Jennifer originally studied Mathematics at Warwick university, but after completing her degree went on to become an architect where she worked for a range of practices. Her interest in image making and specifically printmaking was then developed by completing an MA in Fine Art (Printmaking) at Camberwell UAL. in 2021.. Jennifer is currently part of the Part of MASS Turps Sculpture program 2022/23 and alongside this helps manage Bainbridge Print Studios (open access print studios for artists and designers.)
Jennifer is interested in making images, forms and spaces through print. and sculpture. Her two dimensional works utilise a range of print processes such as silk screen, cyanotype and intaglio.. Her sculpture work includes works in metal, wood, concrete and plaster.
Jennifer is particularly drawn to mapping - exploring both physical locations and psychological spaces to construct new landscapes that question the nature of our relationship to the environment and attempt to articulate the disjunction of lived space. Her work explores ways in which these landscapes can communicate ideas about scale, the correspondence between the macro and the micro whilst inhabiting a liminal space. A preoccupation between the shifting nature of the real and the virtual runs through the work.

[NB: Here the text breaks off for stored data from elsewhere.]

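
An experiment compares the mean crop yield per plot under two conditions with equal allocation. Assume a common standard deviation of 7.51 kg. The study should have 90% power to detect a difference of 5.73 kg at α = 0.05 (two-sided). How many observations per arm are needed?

For two equal groups, n per group = 2·((z_{α/2} + z_β)·σ/δ)².
z_{α/2} = 1.960; z_β = 1.282 (power 90%).
n = 2 × (3.242 × 7.51 / 5.73)² = 2 × 18.05 = 36.10
Round up: n = 37 per group.

37 per group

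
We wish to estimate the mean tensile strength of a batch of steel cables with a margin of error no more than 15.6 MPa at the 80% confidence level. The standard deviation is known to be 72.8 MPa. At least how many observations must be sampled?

For a mean, the margin of error is E = z·σ/√n, so n = (zσ/E)².
At 80% confidence, z = 1.282.
n = (1.282 × 72.8 / 15.6)² = 35.79
Round up: n = 36.

36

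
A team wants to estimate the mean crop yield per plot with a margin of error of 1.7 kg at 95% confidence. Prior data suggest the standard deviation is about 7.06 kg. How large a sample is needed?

67

For a mean, the margin of error is E = z·σ/√n, so n = (zσ/E)².
At 95% confidence, z = 1.960.
n = (1.960 × 7.06 / 1.7)² = 66.26
Round up: n = 67.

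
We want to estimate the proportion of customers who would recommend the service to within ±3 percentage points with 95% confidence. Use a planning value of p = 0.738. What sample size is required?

For a proportion with margin E = 0.03 at 95% confidence, z = 1.960.
n = p̂(1−p̂)(z/E)² = 0.738 × 0.262 × (1.960/0.03)² = 825.33
Round up: n = 826.

n = 826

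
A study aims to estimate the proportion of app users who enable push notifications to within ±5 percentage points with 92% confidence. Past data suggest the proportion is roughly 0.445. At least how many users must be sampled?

For a proportion with margin E = 0.05 at 92% confidence, z = 1.751.
n = p̂(1−p̂)(z/E)² = 0.445 × 0.555 × (1.751/0.05)² = 302.89
Round up: n = 303.

303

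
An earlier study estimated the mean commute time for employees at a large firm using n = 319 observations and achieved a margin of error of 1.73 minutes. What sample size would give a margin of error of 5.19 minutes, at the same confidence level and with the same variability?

36

Margin of error scales as 1/√n, so n₂ = n₁·(E₁/E₂)².
n₂ = 319 × (1.73/5.19)² = 319 × 0.1111 = 35.44
Round up: n₂ = 36.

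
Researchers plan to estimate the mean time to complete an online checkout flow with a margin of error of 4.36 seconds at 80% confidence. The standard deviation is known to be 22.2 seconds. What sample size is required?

n = 43

For a mean, the margin of error is E = z·σ/√n, so n = (zσ/E)².
At 80% confidence, z = 1.282.
n = (1.282 × 22.2 / 4.36)² = 42.61
Round up: n = 43.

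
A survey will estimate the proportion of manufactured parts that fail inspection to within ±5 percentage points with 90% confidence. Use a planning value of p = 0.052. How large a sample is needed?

For a proportion with margin E = 0.05 at 90% confidence, z = 1.645.
n = p̂(1−p̂)(z/E)² = 0.052 × 0.948 × (1.645/0.05)² = 53.36
Round up: n = 54.

54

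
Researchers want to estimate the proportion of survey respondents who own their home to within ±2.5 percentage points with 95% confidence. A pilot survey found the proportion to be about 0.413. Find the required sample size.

1491

For a proportion with margin E = 0.025 at 95% confidence, z = 1.960.
n = p̂(1−p̂)(z/E)² = 0.413 × 0.587 × (1.960/0.025)² = 1490.12
Round up: n = 1491.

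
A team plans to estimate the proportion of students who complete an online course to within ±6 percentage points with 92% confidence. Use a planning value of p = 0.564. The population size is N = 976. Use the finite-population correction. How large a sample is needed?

For a proportion with margin E = 0.06 at 92% confidence, z = 1.751.
n = p̂(1−p̂)(z/E)² = 0.564 × 0.436 × (1.751/0.06)² = 209.43 — call this n₀.
Finite-population correction with N = 976: n = n₀ / (1 + (n₀−1)/N) = 209.43 / 1.214 = 172.51
Round up: n = 173.

n = 173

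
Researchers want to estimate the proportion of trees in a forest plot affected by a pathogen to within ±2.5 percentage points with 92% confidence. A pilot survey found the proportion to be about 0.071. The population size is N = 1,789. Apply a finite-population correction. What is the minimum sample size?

275

For a proportion with margin E = 0.025 at 92% confidence, z = 1.751.
n = p̂(1−p̂)(z/E)² = 0.071 × 0.929 × (1.751/0.025)² = 323.57 — call this n₀.
Finite-population correction with N = 1,789: n = n₀ / (1 + (n₀−1)/N) = 323.57 / 1.18 = 274.21
Round up: n = 275.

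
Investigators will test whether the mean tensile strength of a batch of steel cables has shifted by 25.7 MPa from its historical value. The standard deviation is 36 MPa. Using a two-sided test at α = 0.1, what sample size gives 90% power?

For a one-sample z-test, n = ((z_{α/2} + z_β)·σ/δ)².
z_{α/2} = 1.645 (two-sided α = 0.1); z_β = 1.282 (power 90% → β = 0.1).
n = (2.927 × 36 / 25.7)² = 16.81
Round up: n = 17.

17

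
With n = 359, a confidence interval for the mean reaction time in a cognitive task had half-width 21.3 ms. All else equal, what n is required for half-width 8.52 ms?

Margin of error scales as 1/√n, so n₂ = n₁·(E₁/E₂)².
n₂ = 359 × (21.3/8.52)² = 359 × 6.25 = 2243.75
Round up: n₂ = 2244.

2244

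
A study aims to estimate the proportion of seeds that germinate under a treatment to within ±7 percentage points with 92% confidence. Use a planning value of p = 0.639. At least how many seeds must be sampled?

For a proportion with margin E = 0.07 at 92% confidence, z = 1.751.
n = p̂(1−p̂)(z/E)² = 0.639 × 0.361 × (1.751/0.07)² = 144.34
Round up: n = 145.

145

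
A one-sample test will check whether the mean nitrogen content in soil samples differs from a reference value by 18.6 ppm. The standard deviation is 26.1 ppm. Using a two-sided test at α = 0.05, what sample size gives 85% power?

For a one-sample z-test, n = ((z_{α/2} + z_β)·σ/δ)².
z_{α/2} = 1.960 (two-sided α = 0.05); z_β = 1.036 (power 85% → β = 0.15).
n = (2.996 × 26.1 / 18.6)² = 17.67
Round up: n = 18.

18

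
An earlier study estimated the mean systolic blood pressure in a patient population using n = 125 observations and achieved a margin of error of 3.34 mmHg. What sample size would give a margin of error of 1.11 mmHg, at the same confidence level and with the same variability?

n = 1132

Margin of error scales as 1/√n, so n₂ = n₁·(E₁/E₂)².
n₂ = 125 × (3.34/1.11)² = 125 × 9.054 = 1131.75
Round up: n₂ = 1132.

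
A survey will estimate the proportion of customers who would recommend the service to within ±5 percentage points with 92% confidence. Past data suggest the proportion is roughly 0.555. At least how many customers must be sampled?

For a proportion with margin E = 0.05 at 92% confidence, z = 1.751.
n = p̂(1−p̂)(z/E)² = 0.555 × 0.445 × (1.751/0.05)² = 302.89
Round up: n = 303.

n = 303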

The iterative digital and physical process of the making allude to the impact of digital media on our perceptions of space, time and embodiment.
The grid is a recurring theme within her work, drawing on its references to measurement, construction, occupation, the ghostly lines of Euclidean geometry and its counterpoint to a more complex actuality and non-linear nature (the ‘mesh’) of the physical environment. Jennifer is also interested in what lies ‘underfoot’, the ground and the layers of strata, geological and living organisms that remain largely concealed beneath our feet. Her works in concrete and plaster explore the imprints of past occupation embodied in the textures of the ground. They attempt to capture the tension between a man made material language and fragments of natural disruption and fissure that seep through the everyday.